Perhaps unsurprisingly, Nigeria, Tanzania and Ethiopia in Africa, and India in Asia suffer from widespread illness and death due to zoonotic illness. Meanwhile, the northeastern United States, Western Europe (especially the United Kingdom), Brazil and parts of Southeast Asia may be hotspots of “emerging zoonoses” – those that are newly infecting humans, are newly virulent, or have newly become drug resistant.
Three quarters of emerging infectious diseases are zoonotic, and 60 percent of all human diseases fall in the same category. The zoonoses studied here fall into three categories.
- Endemic – such as brucellosis (caused by eating unsterilized milk or meat from infected animals), which causes the majority of illnesses and deaths in poor countries.
- Epidemic – such as anthrax and Rift Valley fever, these typically occur as outbreaks,.
- Emerging – such as bird flu, these are relatively rare.

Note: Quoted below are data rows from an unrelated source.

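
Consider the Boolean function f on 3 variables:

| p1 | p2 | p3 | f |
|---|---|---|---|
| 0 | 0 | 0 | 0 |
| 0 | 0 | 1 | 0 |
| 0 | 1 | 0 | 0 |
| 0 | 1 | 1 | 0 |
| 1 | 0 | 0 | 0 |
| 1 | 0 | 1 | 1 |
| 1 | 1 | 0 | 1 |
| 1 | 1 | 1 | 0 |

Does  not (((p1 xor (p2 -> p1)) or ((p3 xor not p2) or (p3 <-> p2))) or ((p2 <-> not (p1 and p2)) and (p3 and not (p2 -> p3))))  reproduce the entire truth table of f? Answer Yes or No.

Evaluate not (((p1 xor (p2 -> p1)) or ((p3 xor not p2) or (p3 <-> p2))) or ((p2 <-> not (p1 and p2)) and (p3 and not (p2 -> p3)))) on each row and compare to f:
  p1=0, p2=0, p3=0: formula gives 0, f = 0 ✓
  p1=0, p2=0, p3=1: formula gives 0, f = 0 ✓
  p1=0, p2=1, p3=0: formula gives 1, but f = 0 ✗
Row (0,1,0) is a counterexample, so the formula is not equivalent to f.

No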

A few, like HIV/Aids, spread to cause global catastrophes.
The report, which was conducted by the International Livestock Research Institute (ILRI), the Institute of Zoology (UK) and the Hanoi School of Public Health in Vietnam, maps poverty, livestock-keeping and the diseases humans get from animals. Researchers compiled a “top 20” list of geographical hotspots from the data.
Countries with high densities of livestock are thought to have a high risk of emerging zoonotic disease. This is evident in the northeastern United States and Western Europe. These regions have high levels of emerging zoonoses (eg. BSE and Lyme disease) but low risk of people falling ill or dying.
The low death rate is more than likely due to accurate and prompt reporting of outbreaks and the high quality medical care in rich countries.
Delia Grace, a veterinary epidemiologist and food safety expert with ILRI in Kenya and lead author of the study said:
From cyst-causing tapeworms to avian flu, zoonoses present a major threat to human and animal health. Targeting the diseases in the hardest hit countries is crucial to protecting global health as well as to reducing severe levels of poverty and illness among the world’s one billion poor livestock keepers. Exploding global demand for livestock products is likely to fuel the spread of a wide range of human-animal infectious diseases.